KENTFIELD, CA - MAY 08: Cuts of beef are displayed at Woodlands Meats on May 8, 2013 in Kentfield, California. With U.S. cattle and calf herds at their lowest levels since 1952 and corn feed prices on the rise, beef prices hit an all-time high this past week when the wholesale price of USDA cuts of beef topped $201.68 per 100 pounds, the highest price since October 2003. Photo Credit: Justin Sullivan/Getty Images
Bulking up for the season is critical for all the NFL linemen hitting the field at MetLife Stadium on February 2nd for Super Bowl XLVIII. Many pro football players prepare their bodies for the grueling hours on the gridiron by going on strict, all-protein diets. For those mere mortals who want to get their heads in the game but can’t stomach the pounds, don’t miss these protein-packed accomplishments.

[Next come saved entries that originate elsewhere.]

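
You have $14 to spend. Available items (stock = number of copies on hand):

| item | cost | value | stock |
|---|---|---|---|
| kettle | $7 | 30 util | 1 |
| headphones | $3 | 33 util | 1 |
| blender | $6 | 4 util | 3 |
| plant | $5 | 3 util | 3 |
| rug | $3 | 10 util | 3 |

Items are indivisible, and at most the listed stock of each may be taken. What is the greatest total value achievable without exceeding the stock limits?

Best selections within cost 14 and stock limits:
- 1×kettle + 1×headphones + 1×rug: cost 13, value 73
- 1×kettle + 1×headphones: cost 10, value 63
- 1×headphones + 3×rug: cost 12, value 63
Best: 73 util.

73 util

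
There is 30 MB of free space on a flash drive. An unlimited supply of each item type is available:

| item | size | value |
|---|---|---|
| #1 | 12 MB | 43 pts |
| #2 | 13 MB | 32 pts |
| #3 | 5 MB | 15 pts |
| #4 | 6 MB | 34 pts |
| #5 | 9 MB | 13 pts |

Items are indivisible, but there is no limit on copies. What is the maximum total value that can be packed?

170 pts

Best value-per-unit is #4 at 34/6, and filling with it alone uses size 5×6=30. No mix of the others beats 5×34 = 170.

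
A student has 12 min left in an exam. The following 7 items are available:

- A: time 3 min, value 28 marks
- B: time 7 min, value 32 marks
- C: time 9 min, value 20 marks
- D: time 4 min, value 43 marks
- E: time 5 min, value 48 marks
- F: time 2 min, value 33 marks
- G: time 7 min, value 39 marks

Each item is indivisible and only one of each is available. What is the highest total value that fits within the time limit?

124 marks

Check high-value combinations within 12 min:
- D+E+F: time 4+5+2=11, value 43+48+33=124
- A+D+E: time 3+4+5=12, value 28+43+48=119
- A+E+F: time 3+5+2=10, value 28+48+33=109
Best: 124 marks.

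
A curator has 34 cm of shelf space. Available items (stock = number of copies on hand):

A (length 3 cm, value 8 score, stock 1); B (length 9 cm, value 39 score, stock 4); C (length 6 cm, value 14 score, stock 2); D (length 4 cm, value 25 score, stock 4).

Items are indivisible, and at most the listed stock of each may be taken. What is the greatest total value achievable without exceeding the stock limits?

Best selections within length 34 and stock limits:
- 2×B + 4×D: length 34, value 178
- 1×A + 2×B + 3×D: length 33, value 161
- 1×A + 1×B + 1×C + 4×D: length 34, value 161
- 2×B + 3×D: length 30, value 153
Best: 178 score.

178 score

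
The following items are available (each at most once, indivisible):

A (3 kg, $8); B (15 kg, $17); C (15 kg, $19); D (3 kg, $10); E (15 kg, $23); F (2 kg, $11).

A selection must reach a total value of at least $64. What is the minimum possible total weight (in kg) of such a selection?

Subsets with value ≥ 64, sorted by total weight:
- A+C+D+E+F: weight 38, value 71
- A+B+D+E+F: weight 38, value 69
- A+B+C+D+F: weight 38, value 65
Minimum weight: 38 kg.

38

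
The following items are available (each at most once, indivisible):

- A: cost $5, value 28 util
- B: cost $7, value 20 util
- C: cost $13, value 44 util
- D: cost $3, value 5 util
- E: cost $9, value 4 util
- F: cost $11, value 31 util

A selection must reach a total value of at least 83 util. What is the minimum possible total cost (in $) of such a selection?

25

Subsets with value ≥ 83, sorted by total cost:
- A+B+C: cost 25, value 92
- A+B+D+F: cost 26, value 84
Minimum cost: 25 $.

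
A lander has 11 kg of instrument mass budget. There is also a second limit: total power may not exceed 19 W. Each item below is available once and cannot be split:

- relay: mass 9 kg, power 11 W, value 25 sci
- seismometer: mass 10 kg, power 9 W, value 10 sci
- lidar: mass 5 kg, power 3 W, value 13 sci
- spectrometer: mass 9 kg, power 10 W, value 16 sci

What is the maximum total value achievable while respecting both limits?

25 sci

Feasible sets respecting both limits:
- relay: mass 9, power 11, value 25
- spectrometer: mass 9, power 10, value 16
- lidar: mass 5, power 3, value 13
- seismometer: mass 10, power 9, value 10
Best: 25 sci.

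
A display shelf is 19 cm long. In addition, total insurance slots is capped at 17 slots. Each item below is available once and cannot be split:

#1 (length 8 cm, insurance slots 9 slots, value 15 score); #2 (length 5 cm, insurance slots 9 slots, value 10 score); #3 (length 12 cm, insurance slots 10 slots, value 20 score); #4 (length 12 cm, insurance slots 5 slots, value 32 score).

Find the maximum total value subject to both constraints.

42 score

Feasible sets respecting both limits:
- #2+#4: length 17, insurance slots 14, value 42
- #4: length 12, insurance slots 5, value 32
- #3: length 12, insurance slots 10, value 20
- #1: length 8, insurance slots 9, value 15
Best: 42 score.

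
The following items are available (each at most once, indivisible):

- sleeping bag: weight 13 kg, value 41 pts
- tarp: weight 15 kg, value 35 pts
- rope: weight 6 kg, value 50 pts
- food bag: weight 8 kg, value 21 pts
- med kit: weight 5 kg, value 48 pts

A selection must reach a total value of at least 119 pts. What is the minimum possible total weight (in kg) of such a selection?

19

Subsets with value ≥ 119, sorted by total weight:
- rope+food bag+med kit: weight 19, value 119
- sleeping bag+rope+med kit: weight 24, value 139
Minimum weight: 19 kg.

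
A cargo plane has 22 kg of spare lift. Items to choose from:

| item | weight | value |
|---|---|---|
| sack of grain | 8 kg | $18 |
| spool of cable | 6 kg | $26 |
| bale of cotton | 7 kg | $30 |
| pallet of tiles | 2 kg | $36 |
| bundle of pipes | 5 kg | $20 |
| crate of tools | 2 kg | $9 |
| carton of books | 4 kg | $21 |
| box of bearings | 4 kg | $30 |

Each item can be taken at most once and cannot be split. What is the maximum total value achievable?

$137

This is a 0/1 knapsack; check combinations near the capacity.
- bale of cotton+pallet of tiles+bundle of pipes+carton of books+box of bearings: weight 7+2+5+4+4=22, value 30+36+20+21+30=137
- spool of cable+pallet of tiles+bundle of pipes+carton of books+box of bearings: weight 6+2+5+4+4=21, value 26+36+20+21+30=133
- spool of cable+bale of cotton+pallet of tiles+crate of tools+box of bearings: weight 6+7+2+2+4=21, value 26+30+36+9+30=131
Best: $137.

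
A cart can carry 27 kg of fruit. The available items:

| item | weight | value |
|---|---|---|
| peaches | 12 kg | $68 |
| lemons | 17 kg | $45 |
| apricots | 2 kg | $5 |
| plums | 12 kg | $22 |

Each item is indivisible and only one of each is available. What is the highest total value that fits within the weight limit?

Check high-value combinations within 27 kg:
- peaches+apricots+plums: weight 12+2+12=26, value 68+5+22=95
- peaches+plums: weight 12+12=24, value 68+22=90
- peaches+apricots: weight 12+2=14, value 68+5=73
- peaches: weight 12, value 68
Best: $95.

$95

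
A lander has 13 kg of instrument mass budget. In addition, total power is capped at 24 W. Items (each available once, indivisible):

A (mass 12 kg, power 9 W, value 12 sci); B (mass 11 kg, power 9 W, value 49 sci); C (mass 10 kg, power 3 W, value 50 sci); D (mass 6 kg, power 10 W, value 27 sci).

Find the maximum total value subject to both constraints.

50 sci

Feasible sets respecting both limits:
- C: mass 10, power 3, value 50
- B: mass 11, power 9, value 49
- D: mass 6, power 10, value 27
- A: mass 12, power 9, value 12
Best: 50 sci.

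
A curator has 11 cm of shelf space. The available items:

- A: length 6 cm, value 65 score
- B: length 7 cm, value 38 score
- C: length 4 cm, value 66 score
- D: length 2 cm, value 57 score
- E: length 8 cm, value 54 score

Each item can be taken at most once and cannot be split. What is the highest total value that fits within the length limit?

131 score

Check high-value combinations within 11 cm:
- A+C: length 6+4=10, value 65+66=131
- C+D: length 4+2=6, value 66+57=123
- A+D: length 6+2=8, value 65+57=122
- D+E: length 2+8=10, value 57+54=111
Best: 131 score.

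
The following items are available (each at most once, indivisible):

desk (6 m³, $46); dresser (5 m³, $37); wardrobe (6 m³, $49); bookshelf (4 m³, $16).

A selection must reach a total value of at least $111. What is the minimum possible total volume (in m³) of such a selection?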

To kick things off, a single pound of lean beef contains about 65 grams of protein, which puts the amount of protein goodness in these beef feats in the quadruple digits. We’re sure football players would salivate over the the world’s longest steak, produced by butchers in Evron, France in May 2002. The piece of meat measured 90.81 feet. Also, achieved on March 20, 2011, Frigorífico General Pico and Municipalidad de General Pico at Predio Sociedad Rural de General Pico in Argentina cooked up the largest serving of barbecue beef on record, weighing 20,132.61 pounds.
In the world of beef-eating, many hold honors for consuming mass quantities of cow flesh, including professional competitive eaters Dominic Cardo and Hall Hunt. Cardo ate over three pounds of pickled beef tongue in 12 minutes, and Hall packed in four pounds and 11 ounces of beef tri-tip in 12 minutes. Joey Chestnut, one of competitive eating’s biggest celebrities, packed in 70 Hillshire Farm bratwurst in just 10 minutes earlier this year at the Oktoberfest Zinzinnati.
Joey Chestnut and Patrick Bertoletti (Photo Credit: William Thomas Cain/Getty Images)
For those who prefer lighter protein servings, chicken is low in fat and can be prepared in a variety of delicious ways. While fried chicken might not be the healthiest, it is impossible to resist. In Nakatsu City, Japan on September 23, 2011, over 2,372 pounds of Karaage, a Japanese fried chicken dish that uses boneless chicken and potato starch batter, was made for hungry bystanders at the 4th Karaage Festival.
Of course, the world of competitive eating has some chicken-consuming champs. Patrick Bertoletti once put away nine pounds of boneless buffalo wings in 10 minutes. In just five minutes, Sonya “Black Widow” Thomas ate 80 chicken nuggets. Chowing down on 182 chicken wings in 30 minutes, Joey Chestnut wowed the world with his trencherman abilities.
Is it any surprise that Chestnut also holds three records for his pork-eating wins? On August 28, 2013, he ate 13.76 pounds of pork rib meat in 12 minutes. The man took in nine pounds and six ounces of pulled pork in 2006 and 45 pulled pork sandwiches on September 1, 2007. Both feats took 10 minutes.
We wonder how Chestnut would fare when faced with the largest serving of roast pork ever cooked, a record held by Fundación Produce Yucatán in Mexico. The 6,821.54 pounds of cochinita pibil, a popular regional pork dish in Yucatan, Mexico, was made by 12 chefs using 20 ovens in March 2010. While pork is the fattiest form of protein, many would agree that it is the most scrumptious.
Photo Credit: Thinkstock
The sea offers up so much for the human population, including mouth-watering sources of protein. With so many seafood recipes and methods of preparation, it’s no surprise that there are an incredible number of accomplishments in making and eating fish and underwater crustaceans.
The University of Massachusetts Dining Services in Amherst, Massachusetts prepared the largest serving of fish stew on September 3, 2011. The batch served up 6,658 pounds of stew that included cod, muscles, lobster, salmon and clams. Competitive eaters have also left. Sonya “Black Widow” Thomas ate 11.3 pounds of meat from 44 Maine lobsters in 12 minutes. On February 26, 2003, William E. Silver ate 9.6 ounces of shrimp in only three minutes.
That’s about all the protein we can handle, since we’ll be watching not playing in the Super Bowl. Then again, all this talk of meat is starting to make me hungry.